Why You'll Love This
Evolution has already happened — and the real horror is watching humanity try to legislate it out of existence.
- Great if you want: hard SF exploring prejudice through a rigorous biological lens
- The experience: tense and unsettling — builds dread slowly through systemic cruelty
- The writing: Bear grounds speculative biology in precise, clinical detail that makes it feel inevitable
- Skip if: you haven't read Darwin's Radio — this picks up mid-story
About This Book
Eleven years after the emergence of SHEVA, a dormant retrovirus that rewrote the human genome, a generation of extraordinary children is coming of age in a world that fears and despises them. Quarantined in government facilities, hunted by sanctioned bounty hunters, and scapegoated by a frightened public, these kids represent humanity's next evolutionary step — yet they're being treated as its greatest threat.
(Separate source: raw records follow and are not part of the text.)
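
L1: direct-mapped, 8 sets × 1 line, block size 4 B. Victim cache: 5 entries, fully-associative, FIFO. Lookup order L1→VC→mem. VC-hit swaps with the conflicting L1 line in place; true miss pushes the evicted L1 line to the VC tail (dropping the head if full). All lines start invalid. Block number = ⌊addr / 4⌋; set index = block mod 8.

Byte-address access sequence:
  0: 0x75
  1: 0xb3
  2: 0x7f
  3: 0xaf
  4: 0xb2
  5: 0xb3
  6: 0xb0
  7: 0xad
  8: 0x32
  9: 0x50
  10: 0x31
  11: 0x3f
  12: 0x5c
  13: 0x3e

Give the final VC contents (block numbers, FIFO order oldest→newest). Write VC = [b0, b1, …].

VC = [44, 20, 31, 23]

0: 0x75 (blk 29, set 5) → MISS  vc=[]
1: 0xb3 (blk 44, set 4) → MISS  vc=[]
2: 0x7f (blk 31, set 7) → MISS  vc=[]
3: 0xaf (blk 43, set 3) → MISS  vc=[]
4: 0xb2 (blk 44, set 4) → L1-HIT  vc=[]
5: 0xb3 (blk 44, set 4) → L1-HIT  vc=[]
6: 0xb0 (blk 44, set 4) → L1-HIT  vc=[]
7: 0xad (blk 43, set 3) → L1-HIT  vc=[]
8: 0x32 (blk 12, set 4) → MISS  vc=[44]
9: 0x50 (blk 20, set 4) → MISS  vc=[44, 12]
10: 0x31 (blk 12, set 4) → VC-HIT  vc=[44, 20]
11: 0x3f (blk 15, set 7) → MISS  vc=[44, 20, 31]
12: 0x5c (blk 23, set 7) → MISS  vc=[44, 20, 31, 15]
13: 0x3e (blk 15, set 7) → VC-HIT  vc=[44, 20, 31, 23]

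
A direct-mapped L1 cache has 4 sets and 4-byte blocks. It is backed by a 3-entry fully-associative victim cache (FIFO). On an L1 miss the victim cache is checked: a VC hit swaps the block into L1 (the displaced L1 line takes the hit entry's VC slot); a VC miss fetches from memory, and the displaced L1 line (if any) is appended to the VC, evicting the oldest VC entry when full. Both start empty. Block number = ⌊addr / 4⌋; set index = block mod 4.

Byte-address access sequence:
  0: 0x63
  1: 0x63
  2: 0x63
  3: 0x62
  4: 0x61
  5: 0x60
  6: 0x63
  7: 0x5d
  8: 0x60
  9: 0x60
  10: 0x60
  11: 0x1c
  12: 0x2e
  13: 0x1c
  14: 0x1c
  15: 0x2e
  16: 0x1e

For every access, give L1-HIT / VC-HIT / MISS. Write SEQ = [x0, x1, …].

0: 0x63 (blk 24, set 0) → MISS  vc=[]
1: 0x63 (blk 24, set 0) → L1-HIT  vc=[]
2: 0x63 (blk 24, set 0) → L1-HIT  vc=[]
3: 0x62 (blk 24, set 0) → L1-HIT  vc=[]
4: 0x61 (blk 24, set 0) → L1-HIT  vc=[]
5: 0x60 (blk 24, set 0) → L1-HIT  vc=[]
6: 0x63 (blk 24, set 0) → L1-HIT  vc=[]
7: 0x5d (blk 23, set 3) → MISS  vc=[]
8: 0x60 (blk 24, set 0) → L1-HIT  vc=[]
9: 0x60 (blk 24, set 0) → L1-HIT  vc=[]
10: 0x60 (blk 24, set 0) → L1-HIT  vc=[]
11: 0x1c (blk 7, set 3) → MISS  vc=[23]
12: 0x2e (blk 11, set 3) → MISS  vc=[23, 7]
13: 0x1c (blk 7, set 3) → VC-HIT  vc=[23, 11]
14: 0x1c (blk 7, set 3) → L1-HIT  vc=[23, 11]
15: 0x2e (blk 11, set 3) → VC-HIT  vc=[23, 7]
16: 0x1e (blk 7, set 3) → VC-HIT  vc=[23, 11]

SEQ = [MISS, L1-HIT, L1-HIT, L1-HIT, L1-HIT, L1-HIT, L1-HIT, MISS, L1-HIT, L1-HIT, L1-HIT, MISS, MISS, VC-HIT, L1-HIT, VC-HIT, VC-HIT]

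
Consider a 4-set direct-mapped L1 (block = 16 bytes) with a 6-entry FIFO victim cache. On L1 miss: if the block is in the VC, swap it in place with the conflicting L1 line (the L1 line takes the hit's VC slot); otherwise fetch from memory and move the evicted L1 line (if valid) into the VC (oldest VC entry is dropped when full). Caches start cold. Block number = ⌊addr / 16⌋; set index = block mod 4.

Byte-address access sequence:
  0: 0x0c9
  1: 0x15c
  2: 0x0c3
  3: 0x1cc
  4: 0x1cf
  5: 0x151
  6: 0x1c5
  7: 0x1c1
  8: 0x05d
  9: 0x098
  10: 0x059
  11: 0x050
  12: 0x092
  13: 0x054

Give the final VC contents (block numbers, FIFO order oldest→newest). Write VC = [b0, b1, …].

0: 0xc9 (blk 12, set 0) → MISS  vc=[]
1: 0x15c (blk 21, set 1) → MISS  vc=[]
2: 0xc3 (blk 12, set 0) → L1-HIT  vc=[]
3: 0x1cc (blk 28, set 0) → MISS  vc=[12]
4: 0x1cf (blk 28, set 0) → L1-HIT  vc=[12]
5: 0x151 (blk 21, set 1) → L1-HIT  vc=[12]
6: 0x1c5 (blk 28, set 0) → L1-HIT  vc=[12]
7: 0x1c1 (blk 28, set 0) → L1-HIT  vc=[12]
8: 0x5d (blk 5, set 1) → MISS  vc=[12, 21]
9: 0x98 (blk 9, set 1) → MISS  vc=[12, 21, 5]
10: 0x59 (blk 5, set 1) → VC-HIT  vc=[12, 21, 9]
11: 0x50 (blk 5, set 1) → L1-HIT  vc=[12, 21, 9]
12: 0x92 (blk 9, set 1) → VC-HIT  vc=[12, 21, 5]
13: 0x54 (blk 5, set 1) → VC-HIT  vc=[12, 21, 9]

VC = [12, 21, 9]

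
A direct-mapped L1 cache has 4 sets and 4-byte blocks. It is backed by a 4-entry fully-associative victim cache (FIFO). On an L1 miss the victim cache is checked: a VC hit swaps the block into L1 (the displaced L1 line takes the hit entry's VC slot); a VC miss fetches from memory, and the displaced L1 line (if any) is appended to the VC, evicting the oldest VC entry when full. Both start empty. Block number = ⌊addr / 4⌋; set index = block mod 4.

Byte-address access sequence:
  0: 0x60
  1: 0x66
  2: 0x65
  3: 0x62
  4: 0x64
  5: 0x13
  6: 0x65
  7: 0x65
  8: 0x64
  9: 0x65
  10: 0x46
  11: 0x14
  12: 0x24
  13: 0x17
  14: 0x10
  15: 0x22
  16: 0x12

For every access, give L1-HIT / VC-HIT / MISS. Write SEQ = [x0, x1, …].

  [0] addr=0x60 blk=24 s=0: MISS | VC []
  [1] addr=0x66 blk=25 s=1: MISS | VC []
  [2] addr=0x65 blk=25 s=1: L1-HIT | VC []
  [3] addr=0x62 blk=24 s=0: L1-HIT | VC []
  [4] addr=0x64 blk=25 s=1: L1-HIT | VC []
  [5] addr=0x13 blk=4 s=0: MISS | VC [24]
  [6] addr=0x65 blk=25 s=1: L1-HIT | VC [24]
  [7] addr=0x65 blk=25 s=1: L1-HIT | VC [24]
  [8] addr=0x64 blk=25 s=1: L1-HIT | VC [24]
  [9] addr=0x65 blk=25 s=1: L1-HIT | VC [24]
  [10] addr=0x46 blk=17 s=1: MISS | VC [24, 25]
  [11] addr=0x14 blk=5 s=1: MISS | VC [24, 25, 17]
  [12] addr=0x24 blk=9 s=1: MISS | VC [24, 25, 17, 5]
  [13] addr=0x17 blk=5 s=1: VC-HIT | VC [24, 25, 17, 9]
  [14] addr=0x10 blk=4 s=0: L1-HIT | VC [24, 25, 17, 9]
  [15] addr=0x22 blk=8 s=0: MISS | VC [25, 17, 9, 4]
  [16] addr=0x12 blk=4 s=0: VC-HIT | VC [25, 17, 9, 8]

SEQ = [MISS, MISS, L1-HIT, L1-HIT, L1-HIT, MISS, L1-HIT, L1-HIT, L1-HIT, L1-HIT, MISS, MISS, MISS, VC-HIT, L1-HIT, MISS, VC-HIT]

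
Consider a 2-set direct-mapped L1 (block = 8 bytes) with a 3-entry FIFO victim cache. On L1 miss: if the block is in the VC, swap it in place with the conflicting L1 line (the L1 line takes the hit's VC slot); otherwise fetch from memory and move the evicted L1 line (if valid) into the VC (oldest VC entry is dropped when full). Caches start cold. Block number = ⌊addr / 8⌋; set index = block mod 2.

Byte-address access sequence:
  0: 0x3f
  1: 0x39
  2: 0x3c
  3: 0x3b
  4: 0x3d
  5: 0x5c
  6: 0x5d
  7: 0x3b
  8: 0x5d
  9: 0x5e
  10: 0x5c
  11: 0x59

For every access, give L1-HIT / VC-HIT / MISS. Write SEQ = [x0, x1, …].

0: 0x3f (blk 7, set 1) → MISS  vc=[]
1: 0x39 (blk 7, set 1) → L1-HIT  vc=[]
2: 0x3c (blk 7, set 1) → L1-HIT  vc=[]
3: 0x3b (blk 7, set 1) → L1-HIT  vc=[]
4: 0x3d (blk 7, set 1) → L1-HIT  vc=[]
5: 0x5c (blk 11, set 1) → MISS  vc=[7]
6: 0x5d (blk 11, set 1) → L1-HIT  vc=[7]
7: 0x3b (blk 7, set 1) → VC-HIT  vc=[11]
8: 0x5d (blk 11, set 1) → VC-HIT  vc=[7]
9: 0x5e (blk 11, set 1) → L1-HIT  vc=[7]
10: 0x5c (blk 11, set 1) → L1-HIT  vc=[7]
11: 0x59 (blk 11, set 1) → L1-HIT  vc=[7]

SEQ = [MISS, L1-HIT, L1-HIT, L1-HIT, L1-HIT, MISS, L1-HIT, VC-HIT, VC-HIT, L1-HIT, L1-HIT, L1-HIT]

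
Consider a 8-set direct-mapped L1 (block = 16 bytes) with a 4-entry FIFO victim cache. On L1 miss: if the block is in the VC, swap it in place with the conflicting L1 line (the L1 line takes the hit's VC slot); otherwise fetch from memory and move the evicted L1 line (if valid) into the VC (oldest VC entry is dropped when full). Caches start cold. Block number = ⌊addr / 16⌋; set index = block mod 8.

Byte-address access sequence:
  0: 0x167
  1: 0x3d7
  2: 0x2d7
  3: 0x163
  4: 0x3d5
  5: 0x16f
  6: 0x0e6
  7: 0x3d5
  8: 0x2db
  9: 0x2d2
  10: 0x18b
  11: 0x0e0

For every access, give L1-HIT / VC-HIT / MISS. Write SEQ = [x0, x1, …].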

At the heart of the story are the parents who refuse to abandon them, and the impossible tension between scientific truth and human panic. Greg Bear grounds this premise not in abstract biology but in the fierce, specific love between parents and children, which gives the science genuine emotional weight.
Bear writes hard science fiction that doesn't condescend — the virology and evolutionary biology are rigorous, but they serve the story rather than stalling it. Where the first book, Darwin's Radio, built the mystery, this sequel bears down on consequence: what happens after discovery, when politics and fear overtake reason. The prose is clean and propulsive, and Bear is particularly skilled at making systemic injustice feel personal and immediate rather than allegorical.